House debates

Wednesday, 6 February 2013

Bills

Protection of Cultural Objects on Loan Bill 2012; Second Reading

12:16 pm

Photo of Michael KeenanMichael Keenan (Stirling, Liberal Party, Shadow Minister for Justice, Customs and Border Protection) Share this | Hansard source

The coalition supports the Protection of Cultural Objects on Loan Bill 2012. The bill is intended to provide greater certainty and confidence in the minds of institutions, both internationally and domestically, when it comes to cultural objects borrowed from overseas for temporary exhibition in Australian libraries, museums and galleries. Let me say at the outset that there is no disagreement when it comes to the way that cultural objects, which include both works of art and cultural artefacts, can enrich the lives of all Australians. When these objects are borrowed from foreign sources there can be little doubt that they enrich the experience of Australians visiting our collecting institutions, museums, libraries and galleries. They also add to the viability, utility and economic success of the institutions.

This bill is intended to address an issue relating to the manner in which cultural objects are borrowed by Australian institutions from overseas sources, when such arrangements are for the purposes of temporary exhibition. The bill establishes a scheme which provides some protection to these cultural objects for the duration of their loan to institutions approved by the minister. The scheme, as the minister has already explained, augments the existing Protection of Movable Cultural Heritage Act 1986 which gave effect in Australian law to the UNESCO Convention on the Means of Prohibiting and Preventing the Illicit Import, Export and Transfer of Ownership of Cultural Property. As I have said, we support the bill. We hope it has the effect over time of helping to build confidence, in the minds of the owners of cultural objects overseas, that Australia is a safe place for loan and exhibition of their works and pieces. We support and agree with the government when it comes to this bill and to the establishment of this particular scheme.

Having said that, it is regrettable that when it comes to borrowing, the government was not able to confine itself to bringing international works to Australian exhibitions. Instead, as we know, it is a government which is surviving very much on borrowed time. And it is a government which is surviving on borrowed money. When Australian galleries, libraries and museums borrow, the result is the enrichment of the cultural and artistic lives of all Australians; when the Labor government borrows, it digs all Australians deeper into debt and deficit.

As predictable as the Labor government borrowing money it can never repay is the minister taking every opportunity to talk about the national cultural policy.

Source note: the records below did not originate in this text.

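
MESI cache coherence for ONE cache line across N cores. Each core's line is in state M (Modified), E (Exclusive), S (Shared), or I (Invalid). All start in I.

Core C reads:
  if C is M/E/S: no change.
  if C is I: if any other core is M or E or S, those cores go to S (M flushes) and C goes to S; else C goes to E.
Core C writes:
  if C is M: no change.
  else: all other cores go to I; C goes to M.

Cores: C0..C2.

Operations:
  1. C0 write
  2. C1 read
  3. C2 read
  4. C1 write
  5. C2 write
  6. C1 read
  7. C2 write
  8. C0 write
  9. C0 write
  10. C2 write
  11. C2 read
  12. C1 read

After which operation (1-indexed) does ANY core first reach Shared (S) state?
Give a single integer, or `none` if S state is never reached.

Op 1: C0 write [C0 write: invalidate none -> C0=M] -> [M,I,I]
Op 2: C1 read [C1 read from I: others=['C0=M'] -> C1=S, others downsized to S] -> [S,S,I]
  -> First S state at op 2; remaining ops need not be traced.

Answer: 2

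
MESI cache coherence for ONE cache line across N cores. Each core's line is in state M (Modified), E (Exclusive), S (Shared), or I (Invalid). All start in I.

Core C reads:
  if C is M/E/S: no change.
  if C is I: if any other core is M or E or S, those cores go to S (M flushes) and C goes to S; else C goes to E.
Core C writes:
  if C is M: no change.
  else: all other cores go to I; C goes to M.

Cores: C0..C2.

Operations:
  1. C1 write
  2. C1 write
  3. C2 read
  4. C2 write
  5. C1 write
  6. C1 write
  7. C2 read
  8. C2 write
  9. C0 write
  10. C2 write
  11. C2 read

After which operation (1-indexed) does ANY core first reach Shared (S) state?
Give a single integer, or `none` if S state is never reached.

Op 1: C1 write [C1 write: invalidate none -> C1=M] -> [I,M,I]
Op 2: C1 write [C1 write: already M (modified), no change] -> [I,M,I]
Op 3: C2 read [C2 read from I: others=['C1=M'] -> C2=S, others downsized to S] -> [I,S,S]
  -> First S state at op 3; remaining ops need not be traced.

Answer: 3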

In speaking to this bill the minister has this time tried to spruik how it will deepen our ties with Asia. Yet it remains a policy void—something that has long been said to exist, but something that no one has actually ever seen.

What is very real is the coalition's plan to deepen our ties with the region and to build cultural exchange. Just last week the Leader of the Opposition, Tony Abbott, addressed the National Press Club and talked about our policy to engage with our region through the new Colombo Plan. It is going to be a two-way arrangement between Australia and other countries in our region, exchanging our best and brightest, and part of that cultural exchange will be building and connecting our next generation of Australians with the world.

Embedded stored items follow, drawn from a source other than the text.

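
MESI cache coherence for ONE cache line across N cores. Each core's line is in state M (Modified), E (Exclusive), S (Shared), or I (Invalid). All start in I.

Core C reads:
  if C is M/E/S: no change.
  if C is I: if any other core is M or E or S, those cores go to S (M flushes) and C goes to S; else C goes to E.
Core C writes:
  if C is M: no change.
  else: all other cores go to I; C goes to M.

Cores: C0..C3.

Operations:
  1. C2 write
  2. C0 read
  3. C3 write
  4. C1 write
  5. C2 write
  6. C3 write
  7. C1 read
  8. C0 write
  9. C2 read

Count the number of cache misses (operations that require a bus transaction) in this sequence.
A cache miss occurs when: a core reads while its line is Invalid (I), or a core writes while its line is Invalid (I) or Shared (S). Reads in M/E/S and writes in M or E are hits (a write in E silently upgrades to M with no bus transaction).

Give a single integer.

Op 1: C2 write [C2 write: invalidate none -> C2=M] -> [I,I,M,I] [MISS #1: write from I]
Op 2: C0 read [C0 read from I: others=['C2=M'] -> C0=S, others downsized to S] -> [S,I,S,I] [MISS #2: read from I]
Op 3: C3 write [C3 write: invalidate ['C0=S', 'C2=S'] -> C3=M] -> [I,I,I,M] [MISS #3: write from I]
Op 4: C1 write [C1 write: invalidate ['C3=M'] -> C1=M] -> [I,M,I,I] [MISS #4: write from I]
Op 5: C2 write [C2 write: invalidate ['C1=M'] -> C2=M] -> [I,I,M,I] [MISS #5: write from I]
Op 6: C3 write [C3 write: invalidate ['C2=M'] -> C3=M] -> [I,I,I,M] [MISS #6: write from I]
Op 7: C1 read [C1 read from I: others=['C3=M'] -> C1=S, others downsized to S] -> [I,S,I,S] [MISS #7: read from I]
Op 8: C0 write [C0 write: invalidate ['C1=S', 'C3=S'] -> C0=M] -> [M,I,I,I] [MISS #8: write from I]
Op 9: C2 read [C2 read from I: others=['C0=M'] -> C2=S, others downsized to S] -> [S,I,S,I] [MISS #9: read from I]

Answer: 9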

The Deputy Leader of the Opposition and shadow foreign minister, Julie Bishop, told the APEC Study Centre in Melbourne a few weeks ago:

We want it to be the norm not the exception that Australian students spend part of their tertiary studies in a university in our region—a rite of passage. The opportunity for our students to learn from the culture, politics and society of Australia’s neighbours will be of enormous, incalculable benefit, both individually and to our country.

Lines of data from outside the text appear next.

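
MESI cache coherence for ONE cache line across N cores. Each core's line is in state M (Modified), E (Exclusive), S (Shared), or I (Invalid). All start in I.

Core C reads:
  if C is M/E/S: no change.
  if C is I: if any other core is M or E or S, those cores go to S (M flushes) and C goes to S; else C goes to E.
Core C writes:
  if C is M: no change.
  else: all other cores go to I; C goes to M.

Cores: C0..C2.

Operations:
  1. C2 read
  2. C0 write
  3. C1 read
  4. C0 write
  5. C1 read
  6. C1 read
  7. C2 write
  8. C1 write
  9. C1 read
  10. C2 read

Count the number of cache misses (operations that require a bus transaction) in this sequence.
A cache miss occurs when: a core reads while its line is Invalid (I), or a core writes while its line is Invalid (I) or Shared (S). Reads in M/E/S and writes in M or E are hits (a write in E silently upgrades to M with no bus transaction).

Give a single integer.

Answer: 8

Derivation:
Op 1: C2 read [C2 read from I: no other sharers -> C2=E (exclusive)] -> [I,I,E] [MISS #1: read from I]
Op 2: C0 write [C0 write: invalidate ['C2=E'] -> C0=M] -> [M,I,I] [MISS #2: write from I]
Op 3: C1 read [C1 read from I: others=['C0=M'] -> C1=S, others downsized to S] -> [S,S,I] [MISS #3: read from I]
Op 4: C0 write [C0 write: invalidate ['C1=S'] -> C0=M] -> [M,I,I] [MISS #4: write from S]
Op 5: C1 read [C1 read from I: others=['C0=M'] -> C1=S, others downsized to S] -> [S,S,I] [MISS #5: read from I]
Op 6: C1 read [C1 read: already in S, no change] -> [S,S,I] [hit: read from S]
Op 7: C2 write [C2 write: invalidate ['C0=S', 'C1=S'] -> C2=M] -> [I,I,M] [MISS #6: write from I]
Op 8: C1 write [C1 write: invalidate ['C2=M'] -> C1=M] -> [I,M,I] [MISS #7: write from I]
Op 9: C1 read [C1 read: already in M, no change] -> [I,M,I] [hit: read from M]
Op 10: C2 read [C2 read from I: others=['C1=M'] -> C2=S, others downsized to S] -> [I,S,S] [MISS #8: read from I]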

Under the coalition's policy, more young Australians would grow in an appreciation and understanding of the cultural, social and political differences and challenges of our world. That is our policy, and it is a real policy. But the minister's national cultural policy is not a policy, it is a fairytale; a fairytale that is carried along from one generation of Labor arts minister to the next generation of Labor arts minister. With an election having now been called for 14 September, no doubt many in the arts community will have by now concluded that the Gillard government could be finished before its national cultural policy is.

We support the objects of this bill. It is a sensible bill that will build the confidence of people overseas if they were going to loan objects and art to Australian institutions, and therefore it has the support of the opposition.